愛すべき友人、エリーの危機。しかし彼に、彼女を救うだけの力はない。
街の治安を維持する保安官の力を借りるしかなかった。
「……くそっ」
雨套が雨を弾き、長靴が泥を撥ねる。
チャーリーの遺した足跡は、雨風に弾かれて溶ける。
男たちの襲撃から、およそ二十分は走っただろうか。
「保安官、誰かいないか!!」
チャーリーはようやく、街の中心の保安官事務所に辿り着いた。
「助けてください!!」
チャーリーは水で汚れた拳で、保安官事務所の扉を激しく叩いた。
その勢いに、夜番で待機していた保安官が驚いて扉を開けた。
「何だ、何事だ?」
「ぼ、暴漢です! 俺の宿に、暴漢が現れて」
雨水が口の中に入って、上手に言葉を紡げない。
それでも彼は、必死に今の状況を説明した。
「親友が、酷い目に逢わされそうで!」
「……落ち着け、ゆっくり話せ」
低く、落ち着いた声。
そんなチャーリーに対応していたのは、保安官マルクだった。
「このままだと、エリーゼンスが!」
「……エリーゼンスが?」
マルクは不思議そうに、チャーリーの訴えを聞き続けた。
あの森の魔女エリーゼンスが、何に困っているのかと言えば、
「暴漢に襲われて、酷い目に逢わされそうで……」
「はあ」
どういうことだ。マルクの頭上には、疑問符がいっぱいだった。
彼女の実力であれば、ゴロツキを三人吹っ飛ばすことなどたやすいはず。
現に先日、エリーゼンスは賊の親分を愉快な肥料に変えて見せた。
(いや、待て……ッ)
しかしマルクは、すぐに『彼女の意図』に思い至った。
「場所は?」
「俺の宿屋だ! 雷雨に紛れて、三人組の男が……!」
エリーゼンスは友好的な化け物だ。
下手に出れば、こちらの意図を察してくれる。
「分かりました。あとはお任せください」
「エリーを助けてください!」
保安官たちは先日、エリーの下にお願いをしにいったところじゃないか。
例え暴漢に襲われても、
「任せてください。それが、保安官の仕事ですので。」
これは、エリーからの『回答』であり『試験』なのだ。
法に則れと言ってくるのであれば、『だったらお前らはちゃんと俺を救えるんだな?』という試し行為。

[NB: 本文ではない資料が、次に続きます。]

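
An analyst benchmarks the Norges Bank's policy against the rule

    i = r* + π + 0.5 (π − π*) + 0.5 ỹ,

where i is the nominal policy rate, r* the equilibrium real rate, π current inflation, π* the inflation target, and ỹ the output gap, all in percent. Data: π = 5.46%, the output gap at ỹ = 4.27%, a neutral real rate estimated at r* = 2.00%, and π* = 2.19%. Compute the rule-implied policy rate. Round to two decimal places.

i = 2.00 + 5.46 + 0.5 × (5.46 − 2.19) + 0.5 × 4.27
   = 2.00 + 5.46 + 1.635 + 2.135 = 11.23

11.23%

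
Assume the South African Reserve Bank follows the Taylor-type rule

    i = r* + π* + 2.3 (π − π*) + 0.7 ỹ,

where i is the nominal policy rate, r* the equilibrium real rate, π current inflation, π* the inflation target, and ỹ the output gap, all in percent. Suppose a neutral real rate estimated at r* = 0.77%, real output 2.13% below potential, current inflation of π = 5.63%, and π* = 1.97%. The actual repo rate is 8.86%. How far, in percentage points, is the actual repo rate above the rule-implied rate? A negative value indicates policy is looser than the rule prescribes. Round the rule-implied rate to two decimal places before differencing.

-0.81 pp

Output 2.13% below potential → ỹ = -2.13.
i = 0.77 + 1.97 + 2.3 × (5.63 − 1.97) + 0.7 × (-2.13)
   = 0.77 + 1.97 + 8.418 − 1.491 = 9.67
Deviation = 8.86 − 9.67 = -0.81 pp.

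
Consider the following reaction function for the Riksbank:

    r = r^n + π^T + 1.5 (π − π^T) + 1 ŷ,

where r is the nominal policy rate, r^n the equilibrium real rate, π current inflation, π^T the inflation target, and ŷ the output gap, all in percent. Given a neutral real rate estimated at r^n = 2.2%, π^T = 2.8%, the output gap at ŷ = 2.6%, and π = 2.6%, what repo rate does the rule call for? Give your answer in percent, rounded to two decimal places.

r = 2.2 + 2.8 + 1.5 × (2.6 − 2.8) + 1 × 2.6
   = 2.2 + 2.8 − 0.3 + 2.6 = 7.30

7.30%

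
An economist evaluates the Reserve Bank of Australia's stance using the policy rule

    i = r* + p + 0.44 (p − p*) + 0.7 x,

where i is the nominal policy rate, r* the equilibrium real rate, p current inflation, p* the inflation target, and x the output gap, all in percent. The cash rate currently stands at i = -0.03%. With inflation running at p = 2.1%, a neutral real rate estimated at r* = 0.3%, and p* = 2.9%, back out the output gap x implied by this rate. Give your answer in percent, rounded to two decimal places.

0.7 x = -0.03 − 0.3 − 2.1 − 0.44 × (2.1 − 2.9) = -2.078
x = -2.078 / 0.7 = -2.97

-2.97%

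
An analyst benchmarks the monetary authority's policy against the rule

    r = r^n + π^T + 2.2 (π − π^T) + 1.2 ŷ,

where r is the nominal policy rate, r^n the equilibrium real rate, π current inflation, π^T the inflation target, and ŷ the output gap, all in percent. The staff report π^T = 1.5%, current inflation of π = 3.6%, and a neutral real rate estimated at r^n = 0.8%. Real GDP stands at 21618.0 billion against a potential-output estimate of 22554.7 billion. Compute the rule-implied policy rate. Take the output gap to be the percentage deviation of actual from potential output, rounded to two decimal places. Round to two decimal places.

Output gap = 100 × (21618.0 − 22554.7) / 22554.7 = -4.15%.
r = 0.80 + 1.50 + 2.2 × (3.60 − 1.50) + 1.2 × (-4.15)
   = 0.80 + 1.5 + 4.62 − 4.98 = 1.94

1.94%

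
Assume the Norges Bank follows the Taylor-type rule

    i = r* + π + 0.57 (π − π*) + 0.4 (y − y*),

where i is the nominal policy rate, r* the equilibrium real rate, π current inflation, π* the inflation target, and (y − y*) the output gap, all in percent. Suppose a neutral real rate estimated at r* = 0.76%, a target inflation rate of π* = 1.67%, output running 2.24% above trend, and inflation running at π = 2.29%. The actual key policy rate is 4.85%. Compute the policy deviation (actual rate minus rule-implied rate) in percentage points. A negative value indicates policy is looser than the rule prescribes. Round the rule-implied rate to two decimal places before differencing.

0.55 pp

Output 2.24% above potential → (y − y*) = 2.24.
i = 0.76 + 2.29 + 0.57 × (2.29 − 1.67) + 0.4 × 2.24
   = 0.76 + 2.29 + 0.3534 + 0.896 = 4.30
Deviation = 4.85 − 4.30 = 0.55 pp.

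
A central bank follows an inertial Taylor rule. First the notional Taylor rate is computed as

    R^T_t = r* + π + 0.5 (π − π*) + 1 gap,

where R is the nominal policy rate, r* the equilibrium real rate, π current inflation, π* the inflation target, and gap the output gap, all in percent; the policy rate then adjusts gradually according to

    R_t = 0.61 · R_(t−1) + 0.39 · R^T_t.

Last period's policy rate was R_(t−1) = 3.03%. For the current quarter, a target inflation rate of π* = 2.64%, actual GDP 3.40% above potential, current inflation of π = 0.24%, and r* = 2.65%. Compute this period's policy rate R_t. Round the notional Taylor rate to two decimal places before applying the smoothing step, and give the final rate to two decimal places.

3.83%

Output 3.40% above potential → gap = 3.40.
R^T_t = 2.65 + 0.24 + 0.5 × (0.24 − 2.64) + 1 × 3.40
   = 2.65 + 0.24 − 1.2 + 3.4 = 5.09
R_t = 0.61 × 3.03 + 0.39 × 5.09 = 1.8483 + 1.9851 = 3.83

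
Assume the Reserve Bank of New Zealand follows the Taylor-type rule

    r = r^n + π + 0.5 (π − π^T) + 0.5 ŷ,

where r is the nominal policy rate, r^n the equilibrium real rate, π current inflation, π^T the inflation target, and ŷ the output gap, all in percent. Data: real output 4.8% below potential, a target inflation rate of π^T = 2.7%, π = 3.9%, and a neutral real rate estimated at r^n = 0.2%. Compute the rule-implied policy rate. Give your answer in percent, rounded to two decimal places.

Output 4.8% below potential → ŷ = -4.8.
r = 0.2 + 3.9 + 0.5 × (3.9 − 2.7) + 0.5 × (-4.8)
   = 0.2 + 3.9 + 0.6 − 2.4 = 2.30

2.30%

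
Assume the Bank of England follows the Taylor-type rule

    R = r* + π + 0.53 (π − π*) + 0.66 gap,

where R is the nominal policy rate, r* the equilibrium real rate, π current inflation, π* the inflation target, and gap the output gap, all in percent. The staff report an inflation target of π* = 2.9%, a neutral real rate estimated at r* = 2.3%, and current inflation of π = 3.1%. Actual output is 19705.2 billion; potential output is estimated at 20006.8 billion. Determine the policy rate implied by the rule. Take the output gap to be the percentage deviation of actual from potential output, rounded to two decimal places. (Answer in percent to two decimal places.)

Output gap = 100 × (19705.2 − 20006.8) / 20006.8 = -1.51%.
R = 2.30 + 3.10 + 0.53 × (3.10 − 2.90) + 0.66 × (-1.51)
   = 2.30 + 3.1 + 0.106 − 0.9966 = 4.51

4.51%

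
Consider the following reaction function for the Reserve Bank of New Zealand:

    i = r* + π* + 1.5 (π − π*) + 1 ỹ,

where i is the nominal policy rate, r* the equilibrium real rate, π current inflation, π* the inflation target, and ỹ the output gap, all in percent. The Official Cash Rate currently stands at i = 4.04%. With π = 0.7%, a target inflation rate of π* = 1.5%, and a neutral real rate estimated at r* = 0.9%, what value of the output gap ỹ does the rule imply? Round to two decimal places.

2.84%

1 ỹ = 4.04 − 0.9 − 1.5 − 1.5 × (0.7 − 1.5) = 2.84
ỹ = 2.84 / 1 = 2.84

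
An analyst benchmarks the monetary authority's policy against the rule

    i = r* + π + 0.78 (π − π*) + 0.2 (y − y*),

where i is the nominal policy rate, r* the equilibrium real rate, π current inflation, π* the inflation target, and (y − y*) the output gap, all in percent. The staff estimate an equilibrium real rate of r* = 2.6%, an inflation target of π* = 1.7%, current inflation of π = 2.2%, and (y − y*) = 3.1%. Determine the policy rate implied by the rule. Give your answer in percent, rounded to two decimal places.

5.81%

i = 2.6 + 2.2 + 0.78 × (2.2 − 1.7) + 0.2 × 3.1
   = 2.6 + 2.2 + 0.39 + 0.62 = 5.81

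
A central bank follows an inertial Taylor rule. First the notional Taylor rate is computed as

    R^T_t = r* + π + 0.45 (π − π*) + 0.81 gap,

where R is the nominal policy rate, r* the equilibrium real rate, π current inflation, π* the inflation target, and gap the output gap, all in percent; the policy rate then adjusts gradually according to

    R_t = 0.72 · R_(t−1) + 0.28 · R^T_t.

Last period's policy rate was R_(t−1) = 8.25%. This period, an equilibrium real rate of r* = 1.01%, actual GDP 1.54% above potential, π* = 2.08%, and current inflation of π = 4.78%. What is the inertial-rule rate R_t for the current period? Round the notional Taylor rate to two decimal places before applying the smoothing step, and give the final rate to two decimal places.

8.25%

Output 1.54% above potential → gap = 1.54.
R^T_t = 1.01 + 4.78 + 0.45 × (4.78 − 2.08) + 0.81 × 1.54
   = 1.01 + 4.78 + 1.215 + 1.2474 = 8.25
R_t = 0.72 × 8.25 + 0.28 × 8.25 = 5.94 + 2.31 = 8.25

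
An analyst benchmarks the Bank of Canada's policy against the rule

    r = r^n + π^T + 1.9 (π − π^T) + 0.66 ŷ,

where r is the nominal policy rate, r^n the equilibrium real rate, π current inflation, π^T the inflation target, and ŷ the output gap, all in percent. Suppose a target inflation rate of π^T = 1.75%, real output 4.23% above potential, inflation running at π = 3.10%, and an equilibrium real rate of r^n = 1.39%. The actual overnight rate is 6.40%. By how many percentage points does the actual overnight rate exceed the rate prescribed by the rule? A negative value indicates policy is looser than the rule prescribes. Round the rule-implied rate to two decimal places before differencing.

Output 4.23% above potential → ŷ = 4.23.
r = 1.39 + 1.75 + 1.9 × (3.10 − 1.75) + 0.66 × 4.23
   = 1.39 + 1.75 + 2.565 + 2.7918 = 8.50
Deviation = 6.40 − 8.50 = -2.10 pp.

-2.10 pp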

─────素晴らしい心がけだ、マルク保安官。次は俺の手を煩わせるようなことにならないと良いな。
エリーゼンスの台詞が、マルクの胸で反芻される。
それは人を小ばかにしたような、冗談でも言うようなテンション。
「上等じゃないか、エリーゼンス」
この雨の中では、銃は使えない。だが、そんなことはどうとでもなる。
マルクは意気揚々と、剣を携えてチャーリーの宿屋へと向かっていった。